Donna Birch Trahan, UC Merced
Dig if you will, a picture: the chance to study Prince — the musician and purveyor of all things purple -— as a subject of academic research.
UC Merced’s Dalena Ngo did. For years, Ngo — a Minnesota native and lifelong Prince fan — wanted to examine aspects of the musician’s 40-plus year career and his influence as a cultural icon. As a graduate student in the Interdisciplinary Humanities program, she’s been able to do just that.
Last month, Ngo was one of dozens of scholars from around the world to participate in “Prince from Minneapolis: A Symposium at the University of Minnesota.” Scholars presented papers and participated in panel discussions that covered multiple aspects of Prince as a performer and an individual.
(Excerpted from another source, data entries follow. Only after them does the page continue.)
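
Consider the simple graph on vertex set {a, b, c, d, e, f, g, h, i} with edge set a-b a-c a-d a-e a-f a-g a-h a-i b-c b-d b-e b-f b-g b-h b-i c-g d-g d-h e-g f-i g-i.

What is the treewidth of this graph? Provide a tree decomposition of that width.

Each bag holds 4 vertices, so the decomposition has width 3, which upper-bounds the treewidth. Conversely, {a, b, d, g} is a clique of size 4, and the vertices of any clique must share a bag in every tree decomposition; so some bag has ≥ 4 vertices and tw(G) ≥ 3. Combining the bounds, tw(G) = 3.

Treewidth 3.
One optimal decomposition is:
Bags: B1 = {a, b, d, h}  B2 = {a, b, d, g}  B3 = {a, b, g, i}  B4 = {a, b, c, g}  B5 = {a, b, e, g}  B6 = {a, b, f, i}
Tree: B1–B2, B2–B3, B2–B4, B2–B5, B3–B6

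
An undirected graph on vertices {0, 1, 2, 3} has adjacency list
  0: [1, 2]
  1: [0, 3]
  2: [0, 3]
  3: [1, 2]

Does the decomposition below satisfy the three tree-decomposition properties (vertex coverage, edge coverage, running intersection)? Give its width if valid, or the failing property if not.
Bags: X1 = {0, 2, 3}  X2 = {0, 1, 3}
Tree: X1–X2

Yes; width 2.

Every vertex of G appears in some bag (union = {0, 1, 2, 3}); every edge is covered by a bag; and for each vertex v the set of bags containing v is connected in the bag tree. The decomposition is therefore valid. The largest bag has 3 vertices, so the width is 2.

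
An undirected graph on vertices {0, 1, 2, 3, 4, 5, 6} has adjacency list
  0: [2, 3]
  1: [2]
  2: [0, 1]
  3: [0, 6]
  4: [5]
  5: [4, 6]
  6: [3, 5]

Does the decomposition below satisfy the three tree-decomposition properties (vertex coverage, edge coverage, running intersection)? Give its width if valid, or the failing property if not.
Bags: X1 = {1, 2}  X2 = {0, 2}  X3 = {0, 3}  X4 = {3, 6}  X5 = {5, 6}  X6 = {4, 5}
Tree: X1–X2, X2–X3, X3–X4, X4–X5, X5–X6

Every vertex of G appears in some bag (union = {0, 1, 2, 3, 4, 5, 6}); every edge is covered by a bag; and for each vertex v the set of bags containing v is connected in the bag tree. The decomposition is therefore valid. The largest bag has 2 vertices, so the width is 1.

Yes; width 1.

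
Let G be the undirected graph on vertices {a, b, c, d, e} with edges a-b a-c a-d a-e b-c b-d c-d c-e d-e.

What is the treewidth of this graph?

3

A width-3 tree decomposition is:
Bags: B1 = {a, c, d, e}  B2 = {a, b, c, d}
Tree: B1–B2
The largest bag has 4 vertices, giving width 3; this decomposition certifies tw(G) ≤ 3. Conversely, {a, c, d, e} is a clique of size 4, and the vertices of any clique must share a bag in every tree decomposition; so some bag has ≥ 4 vertices and tw(G) ≥ 3. Combining the bounds, tw(G) = 3.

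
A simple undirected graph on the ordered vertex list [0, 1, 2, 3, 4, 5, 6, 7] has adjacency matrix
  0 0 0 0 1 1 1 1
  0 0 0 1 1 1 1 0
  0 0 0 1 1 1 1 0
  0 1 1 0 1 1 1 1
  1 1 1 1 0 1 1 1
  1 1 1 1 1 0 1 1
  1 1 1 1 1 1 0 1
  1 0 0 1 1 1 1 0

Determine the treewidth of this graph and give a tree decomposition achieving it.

Treewidth 4.
One such decomposition:
Bags: B1 = {2, 3, 4, 5, 6}  B2 = {1, 3, 4, 5, 6}  B3 = {3, 4, 5, 6, 7}  B4 = {0, 4, 5, 6, 7}
Tree: B1–B2, B2–B3, B3–B4

Every bag has size at most 5, so the width is 5 − 1 = 4 and tw(G) ≤ 4. Conversely, {0, 4, 5, 6, 7} is a clique of size 5, and the vertices of any clique must share a bag in every tree decomposition; so some bag has ≥ 5 vertices and tw(G) ≥ 4. Hence tw(G) = 4 exactly.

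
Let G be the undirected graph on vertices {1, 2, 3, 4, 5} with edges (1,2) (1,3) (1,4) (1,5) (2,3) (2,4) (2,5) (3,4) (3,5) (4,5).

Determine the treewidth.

A width-4 tree decomposition is:
Bags: B1 = {1, 2, 3, 4, 5}
Tree: (single bag)
With just one bag of size 5, the width is 5 − 1 = 4, so tw(G) ≤ 4. On the other hand G contains the 5-clique {1, 2, 3, 4, 5}. A clique must lie in a single bag of any decomposition, so no decomposition can have width below 4. The upper and lower bounds meet at 4, so that is the treewidth.

4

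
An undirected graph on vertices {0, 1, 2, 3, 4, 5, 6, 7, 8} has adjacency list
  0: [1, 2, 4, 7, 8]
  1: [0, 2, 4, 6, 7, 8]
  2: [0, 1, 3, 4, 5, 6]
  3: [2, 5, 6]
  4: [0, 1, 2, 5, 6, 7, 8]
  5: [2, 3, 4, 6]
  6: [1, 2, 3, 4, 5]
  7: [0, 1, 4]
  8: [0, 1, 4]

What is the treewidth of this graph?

3

A width-3 tree decomposition is:
Bags: B1 = {0, 1, 2, 4}  B2 = {1, 2, 4, 6}  B3 = {2, 4, 5, 6}  B4 = {2, 3, 5, 6}  B5 = {0, 1, 4, 7}  B6 = {0, 1, 4, 8}
Tree: B1–B2, B2–B3, B3–B4, B1–B5, B5–B6
The largest bag has 4 vertices, giving width 3; this decomposition certifies tw(G) ≤ 3. On the other hand G contains the 4-clique {2, 3, 5, 6}. A clique must lie in a single bag of any decomposition, so no decomposition can have width below 3. Combining the bounds, tw(G) = 3.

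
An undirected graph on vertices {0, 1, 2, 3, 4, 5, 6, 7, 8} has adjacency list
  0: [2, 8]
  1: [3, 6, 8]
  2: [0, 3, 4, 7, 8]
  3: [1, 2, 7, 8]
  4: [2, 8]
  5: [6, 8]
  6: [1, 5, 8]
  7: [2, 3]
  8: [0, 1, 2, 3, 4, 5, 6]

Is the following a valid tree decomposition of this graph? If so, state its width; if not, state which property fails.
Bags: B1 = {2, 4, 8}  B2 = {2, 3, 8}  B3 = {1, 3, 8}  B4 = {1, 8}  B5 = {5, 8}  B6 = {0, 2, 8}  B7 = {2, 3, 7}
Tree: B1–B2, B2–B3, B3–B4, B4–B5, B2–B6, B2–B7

No — vertex 6 appears in no bag.

A tree decomposition must satisfy three properties: every vertex lies in some bag; for every edge, both endpoints lie together in some bag; and for every vertex, the bags containing it form a connected subtree. Here vertex 6 appears in no bag, so the decomposition is invalid.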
Ngo presented her paper, “Music, Masculinity and Minnesota: Means of Resistance” during the three-day symposium that coincided with events scheduled to memorialize Prince during the week leading up to the second anniversary of his death.
A lifelong obsession
Her scholarly interest in the “Purple Rain” megastar started when Ngo was an undergraduate student at St. Olaf College in Northfield, Minnesota. She had been a fan of his work “for as long as I’ve been alive” and her interests extend beyond his music.
She was fascinated by his expressions of gender, sexual and racial identity; his use of symbolism; his frequent forays into religion, politics and social justice; issues involving music authorship, creation and ownership; fan culture; and even his impact on color association.
Ngo was already mulling topics she could investigate when Prince died April 21, 2016. That’s when her thoughts started coming into focus.
“After he died, everyone was in shock and there was such a huge public mourning for him,” Ngo said. “Before he died, some people said, ‘Research about Prince? Really?’ After he died, they said, ‘Oh, OK, I can dig it.’”
She credits UC Merced with providing her with unique research opportunities. Ngo, who is completing her first year in the IH program, said her experiences have been stellar thanks to support she’s received from her advisor, Critical Race and Ethnic Studies professor Kit Myers, and other faculty members in the program.
Myers and professor Sean Malloy encouraged her to pursue the Prince research. She’s presented papers at two Prince symposia — the recent one in Minneapolis and another held at the University of Salford in Greater Manchester, England, in 2017.
“I don’t know if I would have been funded to go to a Prince conference anywhere else,” she said. “The IH program has afforded me the flexibility to follow my interests, and the faculty members who’ve been advising and mentoring me are fantastic.”